Second, the CRA asserted that under the transfer pricing rules of section 247 of the ITA, the transactions were primarily entered into to obtain tax benefits under the ITA; the parties' transactions would not have been entered into between arm's length parties; and the terms and conditions of the transactions were not the same as those that would have applied between arm's length parties.
The Court found against the CRA on the issue of sham, as the evidence fell short of establishing that:
- the parties to the transactions sought to present that the legal rights and obligations of the parties were different from what they knew or understood, and
- any of the parties sought to deceive anyone.
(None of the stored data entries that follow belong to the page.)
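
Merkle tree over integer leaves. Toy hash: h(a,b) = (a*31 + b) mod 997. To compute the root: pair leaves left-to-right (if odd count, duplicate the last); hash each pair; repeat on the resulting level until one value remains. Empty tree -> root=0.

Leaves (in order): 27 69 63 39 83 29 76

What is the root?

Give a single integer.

Answer: 566

Derivation:
L0: [27, 69, 63, 39, 83, 29, 76]
L1: h(27,69)=(27*31+69)%997=906 h(63,39)=(63*31+39)%997=995 h(83,29)=(83*31+29)%997=608 h(76,76)=(76*31+76)%997=438 -> [906, 995, 608, 438]
L2: h(906,995)=(906*31+995)%997=168 h(608,438)=(608*31+438)%997=343 -> [168, 343]
L3: h(168,343)=(168*31+343)%997=566 -> [566]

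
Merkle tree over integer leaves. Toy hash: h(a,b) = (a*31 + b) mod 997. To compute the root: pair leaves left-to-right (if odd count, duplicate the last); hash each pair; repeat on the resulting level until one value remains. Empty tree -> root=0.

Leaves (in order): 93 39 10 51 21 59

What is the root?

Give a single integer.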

In particular, the evidence showed that FNA set up an American subsidiary to act as the wholesaler of ClearOut because there had to be a non-Canadian wholesaler, and establishing a company in a high-tax jurisdiction like the U.S.A. could not have been to improperly avoid Canadian tax. Furthermore, moving the same activities to a Barbados subsidiary is consistent with reducing foreign not Canadian taxes.
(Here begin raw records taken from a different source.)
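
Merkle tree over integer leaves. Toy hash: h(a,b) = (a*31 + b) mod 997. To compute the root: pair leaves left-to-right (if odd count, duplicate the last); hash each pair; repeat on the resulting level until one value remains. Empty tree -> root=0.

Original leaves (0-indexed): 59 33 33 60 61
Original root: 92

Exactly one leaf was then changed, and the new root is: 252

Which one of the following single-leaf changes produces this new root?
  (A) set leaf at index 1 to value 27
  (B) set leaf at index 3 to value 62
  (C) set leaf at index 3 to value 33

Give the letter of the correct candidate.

Answer: C

Derivation:
Original leaves: [59, 33, 33, 60, 61]
Target new root: 252
Try each candidate change and compute the resulting root:
Candidate A: set leaf[1] = 27 -> leaves = [59, 27, 33, 60, 61]
  L0: [59, 27, 33, 60, 61]
  L1: h(59,27)=(59*31+27)%997=859 h(33,60)=(33*31+60)%997=86 h(61,61)=(61*31+61)%997=955 -> [859, 86, 955]
  L2: h(859,86)=(859*31+86)%997=793 h(955,955)=(955*31+955)%997=650 -> [793, 650]
  L3: h(793,650)=(793*31+650)%997=308 -> [308]
  root = 308 != target 252
Candidate B: set leaf[3] = 62 -> leaves = [59, 33, 33, 62, 61]
  L0: [59, 33, 33, 62, 61]
  L1: h(59,33)=(59*31+33)%997=865 h(33,62)=(33*31+62)%997=88 h(61,61)=(61*31+61)%997=955 -> [865, 88, 955]
  L2: h(865,88)=(865*31+88)%997=981 h(955,955)=(955*31+955)%997=650 -> [981, 650]
  L3: h(981,650)=(981*31+650)%997=154 -> [154]
  root = 154 != target 252
Candidate C: set leaf[3] = 33 -> leaves = [59, 33, 33, 33, 61]
  L0: [59, 33, 33, 33, 61]
  L1: h(59,33)=(59*31+33)%997=865 h(33,33)=(33*31+33)%997=59 h(61,61)=(61*31+61)%997=955 -> [865, 59, 955]
  L2: h(865,59)=(865*31+59)%997=952 h(955,955)=(955*31+955)%997=650 -> [952, 650]
  L3: h(952,650)=(952*31+650)%997=252 -> [252]
  root = 252 == target 252  ** MATCH **
Candidate C produces the target root.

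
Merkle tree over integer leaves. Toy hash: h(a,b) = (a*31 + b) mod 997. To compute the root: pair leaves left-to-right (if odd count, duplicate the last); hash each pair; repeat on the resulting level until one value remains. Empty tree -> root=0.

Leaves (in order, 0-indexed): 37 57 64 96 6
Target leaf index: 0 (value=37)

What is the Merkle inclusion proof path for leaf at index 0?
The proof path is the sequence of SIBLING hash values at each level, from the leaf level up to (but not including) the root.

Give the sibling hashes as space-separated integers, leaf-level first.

L0 (leaves): [37, 57, 64, 96, 6], target index=0
L1: h(37,57)=(37*31+57)%997=207 [pair 0] h(64,96)=(64*31+96)%997=86 [pair 1] h(6,6)=(6*31+6)%997=192 [pair 2] -> [207, 86, 192]
  Sibling for proof at L0: 57
L2: h(207,86)=(207*31+86)%997=521 [pair 0] h(192,192)=(192*31+192)%997=162 [pair 1] -> [521, 162]
  Sibling for proof at L1: 86
L3: h(521,162)=(521*31+162)%997=361 [pair 0] -> [361]
  Sibling for proof at L2: 162
Root: 361
Proof path (sibling hashes from leaf to root): [57, 86, 162]

Answer: 57 86 162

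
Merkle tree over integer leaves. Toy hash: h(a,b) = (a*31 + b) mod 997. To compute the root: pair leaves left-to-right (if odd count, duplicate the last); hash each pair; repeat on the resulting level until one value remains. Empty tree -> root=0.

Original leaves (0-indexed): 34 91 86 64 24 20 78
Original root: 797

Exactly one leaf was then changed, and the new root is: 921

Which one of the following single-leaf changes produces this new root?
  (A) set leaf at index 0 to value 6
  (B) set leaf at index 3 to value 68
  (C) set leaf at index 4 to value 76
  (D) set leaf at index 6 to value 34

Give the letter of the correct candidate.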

Moreover, the evidence showed that NewAgco Barbados had assets and resources, and had assumed real risks in terms of product liability, price risk, currency risk, etc.
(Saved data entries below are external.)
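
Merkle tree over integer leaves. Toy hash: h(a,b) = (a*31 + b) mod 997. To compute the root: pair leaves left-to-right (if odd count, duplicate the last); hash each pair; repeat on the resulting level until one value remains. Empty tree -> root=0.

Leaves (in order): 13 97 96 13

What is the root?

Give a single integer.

Answer: 543

Derivation:
L0: [13, 97, 96, 13]
L1: h(13,97)=(13*31+97)%997=500 h(96,13)=(96*31+13)%997=995 -> [500, 995]
L2: h(500,995)=(500*31+995)%997=543 -> [543]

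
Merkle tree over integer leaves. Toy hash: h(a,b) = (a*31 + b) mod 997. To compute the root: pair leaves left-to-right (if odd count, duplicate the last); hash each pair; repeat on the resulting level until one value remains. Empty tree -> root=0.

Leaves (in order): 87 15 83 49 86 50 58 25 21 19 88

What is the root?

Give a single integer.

L0: [87, 15, 83, 49, 86, 50, 58, 25, 21, 19, 88]
L1: h(87,15)=(87*31+15)%997=718 h(83,49)=(83*31+49)%997=628 h(86,50)=(86*31+50)%997=722 h(58,25)=(58*31+25)%997=826 h(21,19)=(21*31+19)%997=670 h(88,88)=(88*31+88)%997=822 -> [718, 628, 722, 826, 670, 822]
L2: h(718,628)=(718*31+628)%997=952 h(722,826)=(722*31+826)%997=277 h(670,822)=(670*31+822)%997=655 -> [952, 277, 655]
L3: h(952,277)=(952*31+277)%997=876 h(655,655)=(655*31+655)%997=23 -> [876, 23]
L4: h(876,23)=(876*31+23)%997=260 -> [260]

Answer: 260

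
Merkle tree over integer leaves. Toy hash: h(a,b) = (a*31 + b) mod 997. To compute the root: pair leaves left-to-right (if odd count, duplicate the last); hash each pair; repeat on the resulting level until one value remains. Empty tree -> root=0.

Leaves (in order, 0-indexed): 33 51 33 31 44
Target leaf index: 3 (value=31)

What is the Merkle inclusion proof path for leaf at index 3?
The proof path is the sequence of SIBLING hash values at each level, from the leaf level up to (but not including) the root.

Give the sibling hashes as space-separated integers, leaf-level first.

L0 (leaves): [33, 51, 33, 31, 44], target index=3
L1: h(33,51)=(33*31+51)%997=77 [pair 0] h(33,31)=(33*31+31)%997=57 [pair 1] h(44,44)=(44*31+44)%997=411 [pair 2] -> [77, 57, 411]
  Sibling for proof at L0: 33
L2: h(77,57)=(77*31+57)%997=450 [pair 0] h(411,411)=(411*31+411)%997=191 [pair 1] -> [450, 191]
  Sibling for proof at L1: 77
L3: h(450,191)=(450*31+191)%997=183 [pair 0] -> [183]
  Sibling for proof at L2: 191
Root: 183
Proof path (sibling hashes from leaf to root): [33, 77, 191]

Answer: 33 77 191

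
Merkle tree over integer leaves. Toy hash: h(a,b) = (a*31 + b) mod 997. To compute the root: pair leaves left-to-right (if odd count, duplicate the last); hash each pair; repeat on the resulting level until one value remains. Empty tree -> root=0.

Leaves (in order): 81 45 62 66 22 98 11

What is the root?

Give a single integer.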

The Court also rejected the CRA's attempt at transfer pricing re-characterization under section, and in so doing set out the guiding principles as follows:
"One of the express requirements for re-characterization is that non-arm's length parties must be participants in a transaction or series of transactions that would not have been entered into between arm's length persons. That is, the issue of concern to the fisc is not simply the price or other terms agreed to by the parties, it is that the very transactions agreed to and completed by the parties "would not have been entered into between parties dealing at arm's length."
The CRA was unable to adduce any evidence to support its assumption that no arm's length parties would have entered into these transactions. In fact, the expert transfer pricing witness for the CRA acknowledged that with proper inter-corporate pricing, the Service Agreement between the Taxpayer and NewAgco Barbados was an agreement that arm's length parties could have entered into.
In connection with the CRA's final position that the prices charged under the Service Agreement were subject to adjustment under section 247 as to what arm's length parties would have charged in similar circumstances, the Court found that the CRA's expert failed to consider foreign exchange, product liability, or other risks borne by NewAgco Barbados. The Taxpayer's evidence was the best available using the cost plus method, with the result that the payments were within the range of payments under comparable service agreements.
Accordingly, the Taxpayer was completely successful in demolishing all the assumptions made by the CRA.
Given the succession of losses realized recently by the CRA in transfer pricing cases and other international tax cases, 2 we should not be surprised if the Federal Government brings in toughening rules in the next Budget. Such an action may seriously weaken Canada's competitive international tax regime, resulting in making it more difficult for Canadian multinationals to remain headquartered in Canada.
Lorne Saltman is a Partner with Gardiner Roberts LLP and the Head of the Tax Group.
Footnotes
1. 2020 DTC 1066 (TCC).
2. The Queen v. Cameco Corporation, 2020 DTC 5059 (F.C.A.); Loblaw Financial Holdings Inc. v. The Queen, 2020 DTC 5040 (F.C.A.), and Bank of Montréal v. The Queen, 2020 FCA 82 (F.C.A.).